Bloomberg reports that women continue to be the primary offender in the fender-bender field, highlighting a recent study that revealed that females were more likely to be struck while conducting maneuvers like turns at an intersection. The article also mentions that while male drivers still account for more overall accidents than women, technology may be shifting the balance the other direction, and not in a good way.
The AAA Foundation for Traffic Safety has discovered that teenage girls are twice as likely as teenage boys to engage in an increasingly common high-risk maneuver: texting or talking on the phone while driving. These findings support US News’ investigation into why “insurance premiums for teenage girls have risen by about $500 over the past several years,” even when Bluetooth compatibility is commonplace on most cars nowadays.
ABC News took a different approach to the subject in 2011, when it released an in-depth report that shows that crashes involving female drivers were “overrepresented” in five out of six crash scenarios. By looking at variations of crossing another vehicle’s path, side-swiping, turning in front of another vehicle, and head-on collisions, they were able to determine that when both automobiles were driven by women, crashes exceeded the expected frequency by at least 50% in two scenarios, and more than 25% in three others! Sourcing statistics unearthed by Johns Hopkins University, researchers were also able to prove that female drivers are often involved in more non-fatal crashes then men, and that after age 35 female drivers are at a much greater risk of wrecking than males.

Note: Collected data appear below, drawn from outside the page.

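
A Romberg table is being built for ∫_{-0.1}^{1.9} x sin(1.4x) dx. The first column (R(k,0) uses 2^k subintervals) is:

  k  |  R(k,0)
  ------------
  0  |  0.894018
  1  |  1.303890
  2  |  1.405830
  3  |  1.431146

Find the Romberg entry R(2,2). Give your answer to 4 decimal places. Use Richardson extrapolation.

Richardson extrapolation on the trapezoidal column (denominator 4−1=3):
R(1,1) = 1.303890 + (1.303890 − 0.894018)/3 = 1.440514
R(2,1) = 1.405830 + (1.405830 − 1.303890)/3 = 1.439810
R(2,2) = (16·1.439810 − 1.440514) / 15 = 1.439763
(Column j=1 coincides with Simpson's rule on the same nodes.)

1.4398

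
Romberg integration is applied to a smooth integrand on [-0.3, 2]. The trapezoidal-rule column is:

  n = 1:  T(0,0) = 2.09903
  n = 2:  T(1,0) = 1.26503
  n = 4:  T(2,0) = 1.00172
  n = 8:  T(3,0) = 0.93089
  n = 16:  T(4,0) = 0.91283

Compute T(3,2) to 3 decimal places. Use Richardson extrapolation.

0.907

Richardson extrapolation on the trapezoidal column (denominator 4−1=3):
T(2,1) = (4·1.00172 − 1.26503) / 3 = 0.91395
T(3,1) = (4·0.93089 − 1.00172) / 3 = 0.90728
T(3,2) = 0.90728 + (0.90728 − 0.91395)/15 = 0.90684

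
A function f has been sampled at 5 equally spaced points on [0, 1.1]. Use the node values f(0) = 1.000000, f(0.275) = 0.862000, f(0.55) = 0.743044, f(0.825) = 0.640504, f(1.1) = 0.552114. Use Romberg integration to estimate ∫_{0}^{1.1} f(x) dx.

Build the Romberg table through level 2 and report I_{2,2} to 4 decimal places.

I_{0,0} (trapezoid, 1 panel, h=1.1000): 0.853663
I_{1,0} (trapezoid, 2 panels, h=0.5500): 0.835506
I_{2,0} (trapezoid, 4 panels, h=0.2750): 0.830941
I_{1,1} = 0.835506 + (0.835506 − 0.853663)/3 = 0.829454
I_{2,1} = 0.830941 + (0.830941 − 0.835506)/3 = 0.829419
I_{2,2} = 0.829419 + (0.829419 − 0.829454)/15 = 0.829417

0.8294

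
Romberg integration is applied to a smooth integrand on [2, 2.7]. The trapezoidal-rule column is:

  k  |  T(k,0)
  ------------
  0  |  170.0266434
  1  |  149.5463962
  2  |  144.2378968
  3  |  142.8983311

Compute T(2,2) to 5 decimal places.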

Take the percentage of accidents in which a woman sideswipes another female driver to her left for instance, which came in at a whopping 52% compared to the expected frequency of 15.8%. This is in sharp contrast to a similar type of accident involving two male drivers, which was far lower at 22%. What’s even more frightening is the fact that if a female crossed the path of an approaching vehicle driven by another woman, the number of accidents was 50% above the expected level of 17%. All of this shows that although men remain the more lethal driver, women are far more likely to crash into one another and cause more minor traffic incidents, further enforcing our hope that autonomous cars can fix such issues once and for all. Take from that what you will.